Being the biggest ****** in the family , I had to make the pancakes, it being Shrove Tuesday .









Nice to know they really do wear POLJOT's.









Frank


----------



## raketakat (Sep 24, 2003)

They probably get a one way ticket to Siberia if they don't Frank







.

Looks like Putins reverting to the good old tried and tested autocratic Russian ways.

Sacked his cabinet today- they were thinking for themselves too much and not doing what he told them to.

It is nice to know that Russian pilots do wear them- it shows they can take some strain.


----------



## Stan (Aug 7, 2003)

Mine has a grey dial.


----------



## AlexR (May 11, 2003)

I remember seeing a picture of a Chinese space crew memeber wearing a Sturmanski once.

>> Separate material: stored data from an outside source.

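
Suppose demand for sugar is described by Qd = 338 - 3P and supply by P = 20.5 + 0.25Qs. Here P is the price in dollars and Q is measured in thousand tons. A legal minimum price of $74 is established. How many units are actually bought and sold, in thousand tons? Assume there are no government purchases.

116

Rearranging supply gives Qs = 4P - 82. Without the control the market clears where 338 - 3P = 4P - 82, i.e. P* = 60 and Q* = 158.
Because the floor (74) lies above the market-clearing price, it is binding.
At P = 74: Qd = 338 - 3·74 = 116 and Qs = 4·74 - 82 = 214.
The quantity actually transacted is the short side, demand: 116.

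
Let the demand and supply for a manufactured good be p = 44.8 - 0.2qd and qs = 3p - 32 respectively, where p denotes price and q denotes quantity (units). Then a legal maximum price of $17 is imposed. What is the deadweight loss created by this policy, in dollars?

540

Rearranging demand gives qd = 224 - 5p. Without the control the market clears where 224 - 5p = 3p - 32, i.e. p* = 32 and q* = 64.
Since 17 < 32, the ceiling is binding.
At p = 17: qd = 224 - 5·17 = 139 and qs = 3·17 - 32 = 19.
Quantity traded falls to 19. At q = 19 the demand price is (224 - 19)/5 = 41 and the supply price is (32 + 19)/3 = 17.
Deadweight loss = ½ · (41 - 17) · (64 - 19) = ½ · 24 · 45 = 540.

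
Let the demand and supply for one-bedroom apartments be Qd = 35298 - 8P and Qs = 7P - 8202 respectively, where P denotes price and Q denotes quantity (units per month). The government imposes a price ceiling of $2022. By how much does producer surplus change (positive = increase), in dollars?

Equilibrium: 35298 - 8P = 7P - 8202, so 43500 = 15P and P* = 2900, Q* = 12098.
Because the ceiling (2022) lies below the market-clearing price, it is binding.
At P = 2022: Qd = 35298 - 8·2022 = 19122 and Qs = 7·2022 - 8202 = 5952.
Producer surplus without the control is ½ · (2900 - 8202/7) · 12098 = 73180802/7.
With the ceiling, producers sell 5952 units at 2022, so PS = ½ · (2022 - 8202/7) · 5952 = 17713152/7.
Change in producer surplus = 17713152/7 - 73180802/7 = -7923950.

-7923950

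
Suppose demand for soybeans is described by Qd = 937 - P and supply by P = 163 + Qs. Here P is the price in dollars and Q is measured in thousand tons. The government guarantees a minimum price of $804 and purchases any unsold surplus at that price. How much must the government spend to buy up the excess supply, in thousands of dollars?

408432

Rearranging supply gives Qs = P - 163. Without the control the market clears where 937 - P = P - 163, i.e. P* = 550 and Q* = 387.
The floor of 804 is above the equilibrium price 550, so it binds.
At P = 804: Qd = 937 - 804 = 133 and Qs = 804 - 163 = 641.
Surplus = Qs - Qd = 508.
Government expenditure = surplus × support price = 508 × 804 = 408432.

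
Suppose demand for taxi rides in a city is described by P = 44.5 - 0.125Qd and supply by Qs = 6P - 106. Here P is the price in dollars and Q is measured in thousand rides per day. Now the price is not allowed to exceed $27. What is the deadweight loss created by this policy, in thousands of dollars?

Rearranging demand gives Qd = 356 - 8P. Equilibrium: 356 - 8P = 6P - 106, so 462 = 14P and P* = 33, Q* = 92.
The ceiling of 27 is below the equilibrium price 33, so it binds.
At P = 27: Qd = 356 - 8·27 = 140 and Qs = 6·27 - 106 = 56.
Quantity traded falls to 56. At Q = 56 the demand price is (356 - 56)/8 = 37.5 and the supply price is (106 + 56)/6 = 27.
Deadweight loss = ½ · (37.5 - 27) · (92 - 56) = ½ · 10.5 · 36 = 189.

189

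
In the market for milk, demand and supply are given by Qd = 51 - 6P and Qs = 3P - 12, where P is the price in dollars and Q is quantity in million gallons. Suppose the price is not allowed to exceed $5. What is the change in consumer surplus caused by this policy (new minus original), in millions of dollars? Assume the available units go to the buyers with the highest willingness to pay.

In a free market, 51 - 6P = 3P - 12 gives the equilibrium P* = 7, Q* = 9.
Because the ceiling (5) lies below the market-clearing price, it is binding.
At P = 5: Qd = 51 - 6·5 = 21 and Qs = 3·5 - 12 = 3.
Consumer surplus without the control is ½ · (8.5 - 7) · 9 = 6.75.
With the ceiling, 3 units are sold at 5 (assume they go to the highest-value buyers). The demand price at Q = 3 is 8, so CS = ½ · [(8.5 - 5) + (8 - 5)] · 3 = 9.75.
Change in consumer surplus = 9.75 - 6.75 = 3.

3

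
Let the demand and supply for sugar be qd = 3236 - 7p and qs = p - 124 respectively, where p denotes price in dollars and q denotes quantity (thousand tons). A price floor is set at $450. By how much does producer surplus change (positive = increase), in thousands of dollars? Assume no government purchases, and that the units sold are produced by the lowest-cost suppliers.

Equilibrium: 3236 - 7p = p - 124, so 3360 = 8p and p* = 420, q* = 296.
Because the floor (450) lies above the market-clearing price, it is binding.
At p = 450: qd = 3236 - 7·450 = 86 and qs = 450 - 124 = 326.
Producer surplus without the control is ½ · (420 - 124) · 296 = 43808.
With the floor, 86 units are sold at 450. The supply price at q = 86 is 210, so PS = ½ · [(450 - 124) + (450 - 210)] · 86 = 24338.
Change in producer surplus = 24338 - 43808 = -19470.

-19470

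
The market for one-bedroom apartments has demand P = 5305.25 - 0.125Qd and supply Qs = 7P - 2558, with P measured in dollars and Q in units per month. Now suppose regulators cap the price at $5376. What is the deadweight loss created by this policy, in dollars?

0

Rearranging demand gives Qd = 42442 - 8P. Equilibrium: 42442 - 8P = 7P - 2558, so 45000 = 15P and P* = 3000, Q* = 18442.
Since 5376 is above P* = 3000, the ceiling does not bind and the free-market outcome prevails.
Since the control does not bind, no trades are prevented and deadweight loss is zero.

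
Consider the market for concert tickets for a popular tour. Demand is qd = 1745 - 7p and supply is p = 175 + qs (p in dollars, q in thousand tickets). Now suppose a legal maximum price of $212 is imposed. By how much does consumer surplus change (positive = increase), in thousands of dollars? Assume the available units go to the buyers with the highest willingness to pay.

980

Rearranging supply gives qs = p - 175. Equilibrium: 1745 - 7p = p - 175, so 1920 = 8p and p* = 240, q* = 65.
The ceiling of 212 is below the equilibrium price 240, so it binds.
At p = 212: qd = 1745 - 7·212 = 261 and qs = 212 - 175 = 37.
Consumer surplus without the control is ½ · (1745/7 - 240) · 65 = 4225/14.
With the ceiling, 37 units are sold at 212 (assume they go to the highest-value buyers). The demand price at q = 37 is 244, so CS = ½ · [(1745/7 - 212) + (244 - 212)] · 37 = 17945/14.
Change in consumer surplus = 17945/14 - 4225/14 = 980.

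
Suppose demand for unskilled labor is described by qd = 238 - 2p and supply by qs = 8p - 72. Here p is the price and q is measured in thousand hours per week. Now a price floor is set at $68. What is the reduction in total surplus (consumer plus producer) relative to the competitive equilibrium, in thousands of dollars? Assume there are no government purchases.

1711.25

Equilibrium: 238 - 2p = 8p - 72, so 310 = 10p and p* = 31, q* = 176.
Because the floor (68) lies above the market-clearing price, it is binding.
At p = 68: qd = 238 - 2·68 = 102 and qs = 8·68 - 72 = 472.
Quantity traded falls to 102. At q = 102 the demand price is (238 - 102)/2 = 68 and the supply price is (72 + 102)/8 = 21.75.
Deadweight loss = ½ · (68 - 21.75) · (176 - 102) = ½ · 46.25 · 74 = 1711.25.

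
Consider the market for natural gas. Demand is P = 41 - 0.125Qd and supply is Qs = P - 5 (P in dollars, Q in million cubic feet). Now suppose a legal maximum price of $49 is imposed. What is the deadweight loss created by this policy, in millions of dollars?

Rearranging demand gives Qd = 328 - 8P. Setting quantity demanded equal to quantity supplied, 328 - 8P = P - 5, gives P* = 37 and Q* = 32.
Since 49 is above P* = 37, the ceiling does not bind and the free-market outcome prevails.
Since the control does not bind, no trades are prevented and deadweight loss is zero.

0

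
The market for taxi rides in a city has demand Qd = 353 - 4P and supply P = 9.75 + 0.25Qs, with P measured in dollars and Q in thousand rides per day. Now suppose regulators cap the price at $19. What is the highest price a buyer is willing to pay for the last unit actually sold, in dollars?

Rearranging supply gives Qs = 4P - 39. Without the control the market clears where 353 - 4P = 4P - 39, i.e. P* = 49 and Q* = 157.
The ceiling of 19 is below the equilibrium price 49, so it binds.
At P = 19: Qd = 353 - 4·19 = 277 and Qs = 4·19 - 39 = 37.
Only 37 units reach the market. On the demand curve, the marginal buyer's willingness to pay at Q = 37 is (353 - 37)/4 = 79.

79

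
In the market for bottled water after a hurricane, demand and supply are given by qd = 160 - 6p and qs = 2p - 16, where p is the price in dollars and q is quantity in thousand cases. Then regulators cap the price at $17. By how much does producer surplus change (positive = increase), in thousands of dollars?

-115

In a free market, 160 - 6p = 2p - 16 gives the equilibrium p* = 22, q* = 28.
Since 17 < 22, the ceiling is binding.
At p = 17: qd = 160 - 6·17 = 58 and qs = 2·17 - 16 = 18.
Producer surplus without the control is ½ · (22 - 8) · 28 = 196.
With the ceiling, producers sell 18 units at 17, so PS = ½ · (17 - 8) · 18 = 81.
Change in producer surplus = 81 - 196 = -115.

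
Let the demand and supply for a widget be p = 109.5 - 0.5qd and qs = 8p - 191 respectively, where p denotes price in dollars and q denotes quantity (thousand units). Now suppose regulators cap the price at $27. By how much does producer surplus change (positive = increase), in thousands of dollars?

-1134

Rearranging demand gives qd = 219 - 2p. Without the control the market clears where 219 - 2p = 8p - 191, i.e. p* = 41 and q* = 137.
Because the ceiling (27) lies below the market-clearing price, it is binding.
At p = 27: qd = 219 - 2·27 = 165 and qs = 8·27 - 191 = 25.
Producer surplus without the control is ½ · (41 - 23.875) · 137 = 1173.0625.
With the ceiling, producers sell 25 units at 27, so PS = ½ · (27 - 23.875) · 25 = 39.0625.
Change in producer surplus = 39.0625 - 1173.0625 = -1134.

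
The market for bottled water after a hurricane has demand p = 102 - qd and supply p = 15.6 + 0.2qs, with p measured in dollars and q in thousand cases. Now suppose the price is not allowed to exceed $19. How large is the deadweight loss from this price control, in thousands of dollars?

1815

Rearranging demand gives qd = 102 - p; rearranging supply gives qs = 5p - 78. Equilibrium: 102 - p = 5p - 78, so 180 = 6p and p* = 30, q* = 72.
The ceiling of 19 is below the equilibrium price 30, so it binds.
At p = 19: qd = 102 - 19 = 83 and qs = 5·19 - 78 = 17.
Quantity traded falls to 17. At q = 17 the demand price is 102 - 17 = 85 and the supply price is (78 + 17)/5 = 19.
Deadweight loss = ½ · (85 - 19) · (72 - 17) = ½ · 66 · 55 = 1815.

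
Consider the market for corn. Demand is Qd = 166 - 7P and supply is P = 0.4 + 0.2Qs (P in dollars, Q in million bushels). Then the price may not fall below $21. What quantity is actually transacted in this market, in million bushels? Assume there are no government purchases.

19

Rearranging supply gives Qs = 5P - 2. Setting quantity demanded equal to quantity supplied, 166 - 7P = 5P - 2, gives P* = 14 and Q* = 68.
Because the floor (21) lies above the market-clearing price, it is binding.
At P = 21: Qd = 166 - 7·21 = 19 and Qs = 5·21 - 2 = 103.
The quantity actually transacted is the short side, demand: 19.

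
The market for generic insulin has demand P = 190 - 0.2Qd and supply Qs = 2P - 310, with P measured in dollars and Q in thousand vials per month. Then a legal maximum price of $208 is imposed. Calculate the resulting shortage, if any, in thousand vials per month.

Rearranging demand gives Qd = 950 - 5P. In a free market, 950 - 5P = 2P - 310 gives the equilibrium P* = 180, Q* = 50.
The ceiling of 208 is above the equilibrium price 180, so it is not binding; the market clears at P* = 180, Q* = 50.
Since the control does not bind, there is no shortage.

0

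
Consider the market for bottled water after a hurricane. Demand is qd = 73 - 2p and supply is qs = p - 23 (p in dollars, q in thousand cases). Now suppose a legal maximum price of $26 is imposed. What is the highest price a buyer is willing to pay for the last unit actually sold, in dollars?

35

Equilibrium: 73 - 2p = p - 23, so 96 = 3p and p* = 32, q* = 9.
Because the ceiling (26) lies below the market-clearing price, it is binding.
At p = 26: qd = 73 - 2·26 = 21 and qs = 26 - 23 = 3.
Only 3 units reach the market. On the demand curve, the marginal buyer's willingness to pay at q = 3 is (73 - 3)/2 = 35.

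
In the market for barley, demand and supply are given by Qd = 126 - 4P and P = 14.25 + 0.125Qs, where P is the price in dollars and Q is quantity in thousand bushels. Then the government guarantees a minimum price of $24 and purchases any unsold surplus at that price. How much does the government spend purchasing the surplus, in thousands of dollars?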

The early ones with the hacking movement and without the inner rotating bezel,are the ones to have,they were the first and designed for the Russian Airforce,quite rare,but a few do appear on Eprey,you just need to know what to look for.


----------



## phlogistician (Jul 22, 2003)

At the National Space Centre in Leicester, there's a display about Helen Sharman, who trained as an astronaut in Russia. In one picture of her, she's with a cosmonaut, who is clearly wearing a Sturmanskie Chrono.

Of course, I was wearing mine too. I'm just a space cadet though, ...!


----------